FastCasual.com: Why are chains just now starting to catch onto the benefits, compared to independents, which caught on years ago?
MO: The larger companies have waited to see how successful we would be with the smaller chains, and waited to see if it was an enduring value for consumers. As they have seen that 79 percent of consumers prefer to dine at a Certified Green Restaurant, they have come on board in strong numbers.
FastCasual.com: What are the biggest benefits for chains, specifically, in embracing green certifications through the GRA?
MO: They've seen that we've saved our restaurants thousands in energy, water and waste. Also:
- They want to tap into the 79 percent of consumers preferring to dine at Certified Green Restaurants;
- They want to tap into the 78 percent of employees preferring to work in Certified Green Restaurants;
- They want to stay ahead of legislation;
- In cutting marketing budgets, they want to leverage the amazing media that we have garnered for the Certified Green Restaurants;
- They understand now that there is only one way to achieve sustainability: To go through a systematic series of changes measured against a reputable set of standards; changes made transparent by a trusted outside party. Whereas five or even three years ago, some companies were experimenting with creating their own standards and then telling customers what they were doing, they soon realized that consumers want and deserve transparency.
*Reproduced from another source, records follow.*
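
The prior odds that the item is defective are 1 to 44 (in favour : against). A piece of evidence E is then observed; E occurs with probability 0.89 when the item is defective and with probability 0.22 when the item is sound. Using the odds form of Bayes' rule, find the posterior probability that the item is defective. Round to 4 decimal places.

Posterior probability ≈ 0.0842

Prior odds = 1/44 = 0.022727. In log-odds, ln(0.022727) = -3.7842.
Add log likelihood ratio: ln(4.0455) = 1.3976.
Posterior log-odds = -2.3866, so posterior odds = exp(-2.3866) = 0.091942. Converting, P(H|E) = 0.091942/1.0919 = 0.0842.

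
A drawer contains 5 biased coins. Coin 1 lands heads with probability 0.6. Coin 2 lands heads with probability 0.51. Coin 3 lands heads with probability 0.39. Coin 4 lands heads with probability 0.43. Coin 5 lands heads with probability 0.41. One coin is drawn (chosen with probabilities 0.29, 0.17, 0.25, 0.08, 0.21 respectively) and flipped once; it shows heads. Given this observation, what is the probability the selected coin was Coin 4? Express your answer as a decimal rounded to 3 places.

Posterior probability ≈ 0.072

P(heads|C1) = 0.6; P(heads|C2) = 0.51; P(heads|C3) = 0.39; P(heads|C4) = 0.43; P(heads|C5) = 0.41.
Prior × likelihood for each source: 0.29·0.6=0.1740, 0.17·0.51=0.08670, 0.25·0.39=0.09750, 0.08·0.43=0.03440, 0.21·0.41=0.08610. Summing gives P(heads) = 0.47870.
P(Coin 4 | heads) = 0.03440 / 0.47870 = 0.072.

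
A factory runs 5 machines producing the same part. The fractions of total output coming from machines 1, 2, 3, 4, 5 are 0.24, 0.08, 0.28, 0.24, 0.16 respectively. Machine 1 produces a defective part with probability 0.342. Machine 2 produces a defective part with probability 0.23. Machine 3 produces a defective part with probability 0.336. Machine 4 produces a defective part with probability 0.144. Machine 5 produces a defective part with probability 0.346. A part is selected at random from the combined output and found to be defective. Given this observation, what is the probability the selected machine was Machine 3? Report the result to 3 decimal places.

P(defective|M1) = 0.342; P(defective|M2) = 0.23; P(defective|M3) = 0.336; P(defective|M4) = 0.144; P(defective|M5) = 0.346.
Prior × likelihood for each source: 0.24·0.342=0.08208, 0.08·0.23=0.01840, 0.28·0.336=0.09408, 0.24·0.144=0.03456, 0.16·0.346=0.05536. Summing gives P(defective) = 0.28448.
P(Machine 3 | defective) = 0.09408 / 0.28448 = 0.331.

Posterior probability ≈ 0.331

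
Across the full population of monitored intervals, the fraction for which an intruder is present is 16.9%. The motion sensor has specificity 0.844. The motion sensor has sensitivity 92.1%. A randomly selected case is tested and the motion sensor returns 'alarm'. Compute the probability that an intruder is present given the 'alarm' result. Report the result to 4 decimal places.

P(H | E) ≈ 0.5456

Let H be the event that an intruder is present. P(H) = 0.169, so P(¬H) = 0.831. With E the 'alarm' result, P(E|H) = 0.921 and P(E|¬H) = 0.156.
P(E) = 0.921·0.169 + 0.156·0.831 = 0.15565 + 0.12964 = 0.28529.
By Bayes' theorem, P(H|E) = 0.15565 / 0.28529 = 0.5456.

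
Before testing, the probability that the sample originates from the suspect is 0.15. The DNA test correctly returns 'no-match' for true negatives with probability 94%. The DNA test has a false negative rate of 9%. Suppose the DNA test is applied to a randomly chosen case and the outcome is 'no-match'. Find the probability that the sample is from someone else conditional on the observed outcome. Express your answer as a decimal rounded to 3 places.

P(¬H | E) ≈ 0.983

Let H be the event that the sample originates from the suspect. P(H) = 0.15, so P(¬H) = 0.85. With E the 'no-match' result, P(E|H) = 0.09 and P(E|¬H) = 0.94.
P(E) = 0.09·0.15 + 0.94·0.85 = 0.013500 + 0.79900 = 0.81250.
By Bayes' theorem, P(H|E) = 0.013500 / 0.81250 = 0.017. Hence P(¬H|E) = 1 − 0.017 = 0.983.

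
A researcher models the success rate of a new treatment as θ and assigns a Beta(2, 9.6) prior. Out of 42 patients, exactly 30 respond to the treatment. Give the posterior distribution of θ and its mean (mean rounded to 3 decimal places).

Posterior: Beta(32, 21.6); mean ≈ 0.597

Observing 30 successes and 12 failures updates Beta(2, 9.6) by adding the success and failure counts to the two shape parameters: α = 2+30 = 32, β = 9.6+12 = 21.6.
E[θ | data] = 32/(32+21.6) = 0.597.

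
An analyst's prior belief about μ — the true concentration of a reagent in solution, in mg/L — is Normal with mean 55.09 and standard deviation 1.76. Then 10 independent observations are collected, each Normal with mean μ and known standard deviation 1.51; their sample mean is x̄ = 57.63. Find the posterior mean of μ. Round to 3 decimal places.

Prior precision 1/τ₀² = 1/1.76² = 0.322831; data precision n/σ² = 10/1.51² = 4.38577.
Posterior precision = 0.322831 + 4.38577 = 4.70860.
Posterior mean = (0.322831·55.09 + 4.38577·57.63) / 4.70860 = 57.456.

Posterior mean ≈ 57.456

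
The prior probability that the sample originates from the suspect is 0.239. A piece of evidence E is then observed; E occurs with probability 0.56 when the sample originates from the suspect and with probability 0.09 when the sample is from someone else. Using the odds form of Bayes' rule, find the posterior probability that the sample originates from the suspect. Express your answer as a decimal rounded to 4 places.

Prior odds = 0.239/(1−0.239) = 0.31406. In log-odds, ln(0.31406) = -1.1582.
Add log likelihood ratio: ln(6.2222) = 1.8281.
Posterior log-odds = 0.66996, so posterior odds = exp(0.66996) = 1.9542. Converting, P(H|E) = 1.9542/2.9542 = 0.6615.

Posterior probability ≈ 0.6615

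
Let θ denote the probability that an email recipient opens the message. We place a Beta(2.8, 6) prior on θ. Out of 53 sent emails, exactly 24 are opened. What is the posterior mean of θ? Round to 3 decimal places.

Posterior mean ≈ 0.434

Observing 24 successes and 29 failures updates Beta(2.8, 6) by adding the success and failure counts to the two shape parameters: α = 2.8+24 = 26.8, β = 6+29 = 35.
E[θ | data] = 26.8/(26.8+35) = 0.434.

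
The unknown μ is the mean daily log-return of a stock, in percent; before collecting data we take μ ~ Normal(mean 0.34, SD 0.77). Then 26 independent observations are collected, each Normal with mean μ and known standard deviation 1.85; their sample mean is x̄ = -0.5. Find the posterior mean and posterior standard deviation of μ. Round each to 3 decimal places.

Posterior mean ≈ -0.347; posterior SD ≈ 0.328

Prior precision 1/τ₀² = 1/0.77² = 1.68663; data precision n/σ² = 26/1.85² = 7.59679.
Posterior precision = 1.68663 + 7.59679 = 9.28341, giving posterior SD = 1/√9.28341 = 0.328.
Posterior mean = (1.68663·0.34 + 7.59679·-0.5) / 9.28341 = -0.347.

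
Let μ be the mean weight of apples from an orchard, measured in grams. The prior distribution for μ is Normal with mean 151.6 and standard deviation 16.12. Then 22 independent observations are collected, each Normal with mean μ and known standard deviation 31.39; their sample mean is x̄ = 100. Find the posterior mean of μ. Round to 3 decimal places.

With known σ, the Normal prior is conjugate. Weight on the data is w = (n/σ²)/(n/σ² + 1/τ₀²) = 0.0223275/(0.0223275+0.00384831) = 0.85298.
Posterior mean = w·x̄ + (1−w)·μ₀ = 0.85298·100 + 0.14702·151.6 = 107.586.

Posterior mean ≈ 107.586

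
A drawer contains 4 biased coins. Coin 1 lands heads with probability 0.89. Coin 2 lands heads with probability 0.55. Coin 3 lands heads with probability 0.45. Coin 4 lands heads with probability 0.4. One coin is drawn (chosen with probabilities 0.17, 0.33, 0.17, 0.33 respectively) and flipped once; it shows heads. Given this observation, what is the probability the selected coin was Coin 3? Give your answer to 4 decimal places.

P(heads|C1) = 0.89; P(heads|C2) = 0.55; P(heads|C3) = 0.45; P(heads|C4) = 0.4.
Prior × likelihood for each source: 0.17·0.89=0.1513, 0.33·0.55=0.1815, 0.17·0.45=0.07650, 0.33·0.4=0.1320. Summing gives P(heads) = 0.54130.
P(Coin 3 | heads) = 0.07650 / 0.54130 = 0.1413.

Posterior probability ≈ 0.1413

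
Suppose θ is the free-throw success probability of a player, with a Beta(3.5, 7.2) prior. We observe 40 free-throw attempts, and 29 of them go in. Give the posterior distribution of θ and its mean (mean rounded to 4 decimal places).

Observing 29 successes and 11 failures updates Beta(3.5, 7.2) by adding the success and failure counts to the two shape parameters: α = 3.5+29 = 32.5, β = 7.2+11 = 18.2.
E[θ | data] = 32.5/(32.5+18.2) = 0.6410.

Posterior: Beta(32.5, 18.2); mean ≈ 0.6410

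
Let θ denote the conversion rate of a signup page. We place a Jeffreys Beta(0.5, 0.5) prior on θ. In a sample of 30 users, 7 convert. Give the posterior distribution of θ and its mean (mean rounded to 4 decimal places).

Posterior: Beta(7.5, 23.5); mean ≈ 0.2419

The binomial likelihood is conjugate to the Beta prior: with 7 successes and 23 failures, the posterior is Beta(0.5+7, 0.5+23) = Beta(7.5, 23.5).
E[θ | data] = 7.5/(7.5+23.5) = 0.2419.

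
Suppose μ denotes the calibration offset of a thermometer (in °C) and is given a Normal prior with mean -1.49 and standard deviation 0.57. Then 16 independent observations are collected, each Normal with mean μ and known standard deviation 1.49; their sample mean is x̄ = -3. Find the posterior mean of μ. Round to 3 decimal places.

With known σ, the Normal prior is conjugate. Weight on the data is w = (n/σ²)/(n/σ² + 1/τ₀²) = 7.20688/(7.20688+3.07787) = 0.70073.
Posterior mean = w·x̄ + (1−w)·μ₀ = 0.70073·-3 + 0.29927·-1.49 = -2.548.

Posterior mean ≈ -2.548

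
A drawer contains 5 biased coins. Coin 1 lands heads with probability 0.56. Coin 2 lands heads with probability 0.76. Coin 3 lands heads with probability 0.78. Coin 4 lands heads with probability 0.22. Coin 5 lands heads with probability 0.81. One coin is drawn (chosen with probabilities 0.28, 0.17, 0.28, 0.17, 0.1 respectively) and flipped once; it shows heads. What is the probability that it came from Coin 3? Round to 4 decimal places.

Tabulate prior·likelihood by source: [1] prior 0.28, lik 0.56, product 0.1568; [2] prior 0.17, lik 0.76, product 0.1292; [3] prior 0.28, lik 0.78, product 0.2184; [4] prior 0.17, lik 0.22, product 0.03740; [5] prior 0.1, lik 0.81, product 0.08100.
Normalizing constant = 0.62280; the posterior for Coin 3 is its product over the sum, 0.2184/0.62280 = 0.3507.

Posterior probability ≈ 0.3507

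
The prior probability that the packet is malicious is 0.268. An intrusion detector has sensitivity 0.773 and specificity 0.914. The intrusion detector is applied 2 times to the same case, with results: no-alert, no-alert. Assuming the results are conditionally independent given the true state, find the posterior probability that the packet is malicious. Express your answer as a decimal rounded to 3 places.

With H the event that the packet is malicious, the joint likelihood of the observed sequence is P(data|H) = 0.227·0.227 = 0.051529 and P(data|¬H) = 0.914·0.914 = 0.83540.
Bayes: P(H|data) = 0.268·0.051529 / (0.268·0.051529 + 0.732·0.83540) = 0.013810/0.62532 = 0.0221.

Posterior P(H) ≈ 0.022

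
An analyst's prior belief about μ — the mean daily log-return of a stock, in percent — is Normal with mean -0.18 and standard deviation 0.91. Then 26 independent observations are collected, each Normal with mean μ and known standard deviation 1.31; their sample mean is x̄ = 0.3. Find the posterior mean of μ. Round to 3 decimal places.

Posterior mean ≈ 0.265

With known σ, the Normal prior is conjugate. Weight on the data is w = (n/σ²)/(n/σ² + 1/τ₀²) = 15.1506/(15.1506+1.20758) = 0.92618.
Posterior mean = w·x̄ + (1−w)·μ₀ = 0.92618·0.3 + 0.073821·-0.18 = 0.265.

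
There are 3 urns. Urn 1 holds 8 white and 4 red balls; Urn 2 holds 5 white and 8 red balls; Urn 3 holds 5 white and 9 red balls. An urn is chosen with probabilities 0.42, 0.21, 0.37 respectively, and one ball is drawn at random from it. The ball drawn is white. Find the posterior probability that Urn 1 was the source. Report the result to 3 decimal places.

Tabulate prior·likelihood by source: [1] prior 0.42, lik 0.6667, product 0.2800; [2] prior 0.21, lik 0.3846, product 0.08077; [3] prior 0.37, lik 0.3571, product 0.1321.
Normalizing constant = 0.49291; the posterior for Urn 1 is its product over the sum, 0.2800/0.49291 = 0.568.

Posterior probability ≈ 0.568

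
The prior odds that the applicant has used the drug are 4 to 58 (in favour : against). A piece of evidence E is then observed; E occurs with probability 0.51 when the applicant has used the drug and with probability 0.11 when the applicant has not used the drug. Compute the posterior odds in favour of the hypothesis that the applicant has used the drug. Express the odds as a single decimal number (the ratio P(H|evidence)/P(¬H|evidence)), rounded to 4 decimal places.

Posterior odds ≈ 0.3197

Prior odds = 4/58 = 0.068966. In log-odds, ln(0.068966) = -2.6741.
Add log likelihood ratio: ln(4.6364) = 1.5339.
Posterior log-odds = -1.1402, so posterior odds = exp(-1.1402) = 0.31975.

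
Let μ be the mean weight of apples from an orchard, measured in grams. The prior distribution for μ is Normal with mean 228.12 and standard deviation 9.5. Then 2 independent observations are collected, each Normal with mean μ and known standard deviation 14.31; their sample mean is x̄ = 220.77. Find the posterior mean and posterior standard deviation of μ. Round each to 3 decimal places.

Posterior mean ≈ 224.677; posterior SD ≈ 6.926

With known σ, the Normal prior is conjugate. Weight on the data is w = (n/σ²)/(n/σ² + 1/τ₀²) = 0.00976676/(0.00976676+0.0110803) = 0.46850.
Posterior mean = w·x̄ + (1−w)·μ₀ = 0.46850·220.77 + 0.53150·228.12 = 224.677. Posterior variance = 1/(0.00976676+0.0110803) = 47.9683, so SD = 6.926.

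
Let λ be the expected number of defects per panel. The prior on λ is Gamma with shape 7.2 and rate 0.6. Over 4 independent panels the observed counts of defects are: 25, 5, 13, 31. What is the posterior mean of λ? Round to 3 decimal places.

Posterior mean ≈ 17.652

The Poisson likelihood adds the total count to the shape and the number of exposure periods to the rate. Here ∑xᵢ = 74 and n = 4, so shape 7.2→81.2 and rate 0.6→4.6.
Posterior mean = shape/rate = 81.2/4.6 = 17.652.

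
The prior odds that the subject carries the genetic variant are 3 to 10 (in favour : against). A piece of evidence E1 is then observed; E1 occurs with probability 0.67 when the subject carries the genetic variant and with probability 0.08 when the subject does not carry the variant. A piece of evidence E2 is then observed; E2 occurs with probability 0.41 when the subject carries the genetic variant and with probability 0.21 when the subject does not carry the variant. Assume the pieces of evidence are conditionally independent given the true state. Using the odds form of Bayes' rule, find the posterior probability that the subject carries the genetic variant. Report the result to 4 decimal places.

Posterior probability ≈ 0.8307

Prior odds = 3/10 = 0.30000. In log-odds, ln(0.30000) = -1.2040.
Add log likelihood ratios: ln(8.3750) + ln(1.9524) = 2.7943.
Posterior log-odds = 1.5903, so posterior odds = exp(1.5903) = 4.9054. Converting, P(H|E) = 4.9054/5.9054 = 0.8307.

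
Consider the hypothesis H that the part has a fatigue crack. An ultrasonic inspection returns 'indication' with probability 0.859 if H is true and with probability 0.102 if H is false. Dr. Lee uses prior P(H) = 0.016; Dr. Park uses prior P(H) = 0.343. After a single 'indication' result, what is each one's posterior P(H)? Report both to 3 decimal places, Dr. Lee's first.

The likelihood ratio for an 'indication' result is 0.859/0.102 = 8.4216.
Dr. Lee: prior odds 0.016/0.984 = 0.016260; posterior odds 0.13694; posterior probability 0.120.
Dr. Park: prior odds 0.343/0.657 = 0.52207; posterior odds 4.3966; posterior probability 0.815.

Dr. Lee: 0.120; Dr. Park: 0.815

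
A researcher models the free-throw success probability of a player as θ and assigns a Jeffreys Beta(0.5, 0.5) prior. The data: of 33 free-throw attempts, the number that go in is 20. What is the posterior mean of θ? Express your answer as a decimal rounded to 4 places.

Posterior mean ≈ 0.6029

Observing 20 successes and 13 failures updates Beta(0.5, 0.5) by adding the success and failure counts to the two shape parameters: α = 0.5+20 = 20.5, β = 0.5+13 = 13.5.
E[θ | data] = 20.5/(20.5+13.5) = 0.6029.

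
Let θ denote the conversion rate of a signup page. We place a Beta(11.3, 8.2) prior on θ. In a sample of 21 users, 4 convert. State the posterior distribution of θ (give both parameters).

Posterior: Beta(15.3, 25.2)

The binomial likelihood is conjugate to the Beta prior: with 4 successes and 17 failures, the posterior is Beta(11.3+4, 8.2+17) = Beta(15.3, 25.2).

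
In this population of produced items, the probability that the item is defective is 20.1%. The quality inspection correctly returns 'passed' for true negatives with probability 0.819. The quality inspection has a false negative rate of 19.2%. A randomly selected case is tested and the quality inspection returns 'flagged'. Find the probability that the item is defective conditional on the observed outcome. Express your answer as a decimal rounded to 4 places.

Let H be the event that the item is defective. P(H) = 0.201, so P(¬H) = 0.799. With E the 'flagged' result, P(E|H) = 0.808 and P(E|¬H) = 0.181.
P(E) = 0.808·0.201 + 0.181·0.799 = 0.16241 + 0.14462 = 0.30703.
By Bayes' theorem, P(H|E) = 0.16241 / 0.30703 = 0.5290.

P(H | E) ≈ 0.5290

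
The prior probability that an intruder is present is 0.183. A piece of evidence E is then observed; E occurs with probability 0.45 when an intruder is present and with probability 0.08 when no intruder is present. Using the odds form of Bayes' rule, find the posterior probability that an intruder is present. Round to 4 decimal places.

Prior odds = 0.183/(1−0.183) = 0.22399.
Likelihood ratio for E = 0.45/0.08 = 5.6250.
Posterior odds = prior odds × LR = 1.2599.
Posterior probability = odds/(1+odds) = 1.2599/2.2599 = 0.5575.

Posterior probability ≈ 0.5575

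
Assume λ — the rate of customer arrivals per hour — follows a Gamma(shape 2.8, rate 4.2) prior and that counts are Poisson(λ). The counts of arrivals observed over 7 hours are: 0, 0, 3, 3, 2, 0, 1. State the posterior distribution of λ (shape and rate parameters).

Total count ∑xᵢ = 9 over n = 7 hours.
Gamma is conjugate to the Poisson likelihood: posterior is Gamma(shape = 2.8+9 = 11.8, rate = 4.2+7 = 11.2).

Posterior: Gamma(shape=11.8, rate=11.2)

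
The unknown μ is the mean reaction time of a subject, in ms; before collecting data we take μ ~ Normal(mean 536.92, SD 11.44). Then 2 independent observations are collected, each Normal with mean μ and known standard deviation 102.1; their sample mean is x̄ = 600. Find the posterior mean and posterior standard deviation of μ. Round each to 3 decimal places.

With known σ, the Normal prior is conjugate. Weight on the data is w = (n/σ²)/(n/σ² + 1/τ₀²) = 0.00019186/(0.00019186+0.00764096) = 0.024494.
Posterior mean = w·x̄ + (1−w)·μ₀ = 0.024494·600 + 0.97551·536.92 = 538.465. Posterior variance = 1/(0.00019186+0.00764096) = 127.668, so SD = 11.299.

Posterior mean ≈ 538.465; posterior SD ≈ 11.299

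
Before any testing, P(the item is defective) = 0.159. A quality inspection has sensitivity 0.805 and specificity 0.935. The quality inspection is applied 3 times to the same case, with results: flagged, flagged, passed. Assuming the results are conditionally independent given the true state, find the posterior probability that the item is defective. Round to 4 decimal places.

Let H be the event that the item is defective; start with P(H) = 0.159. P('flagged'|H) = 0.805, P('flagged'|¬H) = 0.065.
Update on result 1 ('flagged'): P(H) ← 0.805·0.1590 / (0.805·0.1590 + 0.065·0.8410) = 0.12799/0.18266 = 0.7007.
Update on result 2 ('flagged'): P(H) ← 0.805·0.7007 / (0.805·0.7007 + 0.065·0.2993) = 0.56409/0.58354 = 0.9667.
Update on result 3 ('passed'): P(H) ← 0.195·0.9667 / (0.195·0.9667 + 0.935·0.0333) = 0.18850/0.21967 = 0.8581.

Posterior P(H) ≈ 0.8581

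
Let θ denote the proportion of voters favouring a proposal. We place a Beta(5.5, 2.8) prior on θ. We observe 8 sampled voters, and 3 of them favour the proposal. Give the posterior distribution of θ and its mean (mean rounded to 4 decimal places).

Observing 3 successes and 5 failures updates Beta(5.5, 2.8) by adding the success and failure counts to the two shape parameters: α = 5.5+3 = 8.5, β = 2.8+5 = 7.8.
Posterior mean = α/(α+β) = 8.5/16.3 = 0.5215.

Posterior: Beta(8.5, 7.8); mean ≈ 0.5215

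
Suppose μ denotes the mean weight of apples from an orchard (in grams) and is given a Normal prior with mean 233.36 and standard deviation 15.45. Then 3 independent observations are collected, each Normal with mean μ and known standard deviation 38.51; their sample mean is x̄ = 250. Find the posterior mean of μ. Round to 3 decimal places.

Prior precision 1/τ₀² = 1/15.45² = 0.00418932; data precision n/σ² = 3/38.51² = 0.00202290.
Posterior precision = 0.00418932 + 0.00202290 = 0.00621221.
Posterior mean = (0.00418932·233.36 + 0.00202290·250) / 0.00621221 = 238.779.

Posterior mean ≈ 238.779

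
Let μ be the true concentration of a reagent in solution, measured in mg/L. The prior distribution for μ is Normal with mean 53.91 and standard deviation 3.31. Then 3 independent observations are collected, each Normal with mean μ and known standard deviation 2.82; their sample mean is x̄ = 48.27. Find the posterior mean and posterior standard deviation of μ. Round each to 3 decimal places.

Posterior mean ≈ 49.369; posterior SD ≈ 1.461

Prior precision 1/τ₀² = 1/3.31² = 0.0912734; data precision n/σ² = 3/2.82² = 0.377245.
Posterior precision = 0.0912734 + 0.377245 = 0.468518, giving posterior SD = 1/√0.468518 = 1.461.
Posterior mean = (0.0912734·53.91 + 0.377245·48.27) / 0.468518 = 49.369.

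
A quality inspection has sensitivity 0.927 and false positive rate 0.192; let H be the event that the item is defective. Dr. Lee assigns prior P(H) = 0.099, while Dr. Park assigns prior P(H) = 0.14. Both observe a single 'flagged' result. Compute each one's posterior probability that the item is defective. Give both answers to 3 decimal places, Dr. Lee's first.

Dr. Lee: 0.347; Dr. Park: 0.440

The likelihood ratio for a 'flagged' result is 0.927/0.192 = 4.8281.
Dr. Lee: prior odds 0.099/0.901 = 0.10988; posterior odds 0.53050; posterior probability 0.347.
Dr. Park: prior odds 0.14/0.86 = 0.16279; posterior odds 0.78597; posterior probability 0.440.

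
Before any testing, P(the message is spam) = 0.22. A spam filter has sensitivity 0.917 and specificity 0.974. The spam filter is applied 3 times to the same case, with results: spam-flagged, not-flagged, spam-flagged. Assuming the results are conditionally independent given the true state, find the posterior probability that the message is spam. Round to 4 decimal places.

Posterior P(H) ≈ 0.9676

With H the event that the message is spam, the joint likelihood of the observed sequence is P(data|H) = 0.917·0.083·0.917 = 0.069794 and P(data|¬H) = 0.026·0.974·0.026 = 0.00065842.
Bayes: P(H|data) = 0.22·0.069794 / (0.22·0.069794 + 0.78·0.00065842) = 0.015355/0.015868 = 0.9676.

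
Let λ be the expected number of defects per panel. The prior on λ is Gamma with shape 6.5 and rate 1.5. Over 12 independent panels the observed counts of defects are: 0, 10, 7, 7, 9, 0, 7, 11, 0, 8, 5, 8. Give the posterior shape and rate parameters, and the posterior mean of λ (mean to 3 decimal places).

Posterior: Gamma(shape=78.5, rate=13.5); mean ≈ 5.815

Total count ∑xᵢ = 72 over n = 12 panels.
Gamma is conjugate to the Poisson likelihood: posterior is Gamma(shape = 6.5+72 = 78.5, rate = 1.5+12 = 13.5).
Posterior mean = shape/rate = 78.5/13.5 = 5.815.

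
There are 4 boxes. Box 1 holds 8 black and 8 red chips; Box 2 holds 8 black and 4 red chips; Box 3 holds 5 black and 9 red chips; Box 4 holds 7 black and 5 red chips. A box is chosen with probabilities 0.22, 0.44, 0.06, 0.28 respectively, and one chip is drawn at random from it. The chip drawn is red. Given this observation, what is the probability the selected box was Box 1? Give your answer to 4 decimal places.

Posterior probability ≈ 0.2671

P(red|Box 1) = 0.5; P(red|Box 2) = 0.3333; P(red|Box 3) = 0.6429; P(red|Box 4) = 0.4167.
Prior × likelihood for each source: 0.22·0.5=0.1100, 0.44·0.3333=0.1467, 0.06·0.6429=0.03857, 0.28·0.4167=0.1167. Summing gives P(red) = 0.41190.
P(Box 1 | red) = 0.1100 / 0.41190 = 0.2671.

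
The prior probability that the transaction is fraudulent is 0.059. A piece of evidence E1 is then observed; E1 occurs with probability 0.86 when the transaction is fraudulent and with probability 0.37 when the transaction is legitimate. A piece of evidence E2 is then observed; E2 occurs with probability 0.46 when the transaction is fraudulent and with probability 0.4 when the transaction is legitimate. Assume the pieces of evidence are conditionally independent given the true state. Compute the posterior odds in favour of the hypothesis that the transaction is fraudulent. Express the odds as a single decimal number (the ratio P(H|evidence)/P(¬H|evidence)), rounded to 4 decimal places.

Posterior odds ≈ 0.1676

Prior odds = 0.059/(1−0.059) = 0.062699.
Likelihood ratio for E1 = 0.86/0.37 = 2.3243.
Likelihood ratio for E2 = 0.46/0.4 = 1.1500.
Posterior odds = prior odds × LR₁ × LR₂ = 0.16759.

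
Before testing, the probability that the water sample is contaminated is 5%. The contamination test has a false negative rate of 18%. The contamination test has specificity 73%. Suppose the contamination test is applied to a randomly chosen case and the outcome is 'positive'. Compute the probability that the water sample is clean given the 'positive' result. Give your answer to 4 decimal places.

P(¬H | E) ≈ 0.8622

Write H for 'the water sample is contaminated'. Prior odds H:¬H = 0.05/0.95 = 0.052632. For the 'positive' outcome, the likelihood ratio is 0.82/0.27 = 3.0370.
Posterior odds = 0.052632 × 3.0370 = 0.15984, so P(H|E) = 0.15984/(1+0.15984) = 0.1378. Then P(¬H|E) = 1 − 0.1378 = 0.8622.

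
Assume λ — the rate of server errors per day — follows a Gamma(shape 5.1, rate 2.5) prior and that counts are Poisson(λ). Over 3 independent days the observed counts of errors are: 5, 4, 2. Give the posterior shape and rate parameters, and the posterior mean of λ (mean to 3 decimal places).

Posterior: Gamma(shape=16.1, rate=5.5); mean ≈ 2.927

Total count ∑xᵢ = 11 over n = 3 days.
Gamma is conjugate to the Poisson likelihood: posterior is Gamma(shape = 5.1+11 = 16.1, rate = 2.5+3 = 5.5).
Posterior mean = shape/rate = 16.1/5.5 = 2.927.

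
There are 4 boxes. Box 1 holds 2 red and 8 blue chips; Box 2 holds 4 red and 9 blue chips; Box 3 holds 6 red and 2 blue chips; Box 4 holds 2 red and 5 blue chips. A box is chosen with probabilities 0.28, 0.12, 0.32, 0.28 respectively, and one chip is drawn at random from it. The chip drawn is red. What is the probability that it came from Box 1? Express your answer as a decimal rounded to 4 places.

Tabulate prior·likelihood by source: [1] prior 0.28, lik 0.2, product 0.05600; [2] prior 0.12, lik 0.3077, product 0.03692; [3] prior 0.32, lik 0.75, product 0.2400; [4] prior 0.28, lik 0.2857, product 0.08000.
Normalizing constant = 0.41292; the posterior for Box 1 is its product over the sum, 0.05600/0.41292 = 0.1356.

Posterior probability ≈ 0.1356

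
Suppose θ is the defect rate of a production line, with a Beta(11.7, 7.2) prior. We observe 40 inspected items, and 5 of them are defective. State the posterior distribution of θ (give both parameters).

Posterior: Beta(16.7, 42.2)

The binomial likelihood is conjugate to the Beta prior: with 5 successes and 35 failures, the posterior is Beta(11.7+5, 7.2+35) = Beta(16.7, 42.2).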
FastCasual.com: Are there any roadblocks?
MO: The roadblocks are generally with the perception that it's going to be hard. Once a restaurant engages in the process, 99 percent of those roadblocks are gone. Like anything, success is predicated on a team with a leader who is good and implementing new things.
FastCasual.com: What are some of your biggest chains represented?
MO: The largest full chain to be fully certified is Garden Fresh's Souplanation/Sweet Tomatoes with more than 120 2-Star Certified Green Restaurants around the country. We also have more than 50 Le Pain Quotidien and numerous small chains of 20 and under.
Some larger chains that have at least one Certified Green Restaurant are: Moe's, Panera, Uno's, Boloco and Pita Pit. We also have all of Mario Batali's restaurants, BR Guest Restaurants, the entire Intercontinental Hotels and Resorts restaurants in the U.S. and Canada.
FastCasual.com: What green characteristics are most achieved by the bigger brands/chains?
MO: They are all styrofoam-free and have full-scale recycling along with 100 points minimum and 10 points in food, water, waste, chemicals, disposables and energy.
FastCasual.com: Do you expect the largest quick-service chains to catch on – the McDonald's, Burger King's, Wendy's, etc., or are their footprints too big?
MO: We have had some discussions and proposals to some of the largest companies. Some have expressed strong interest. Based upon our experience with other segments, it's possible one or two of them will test in a region in the next couple of years.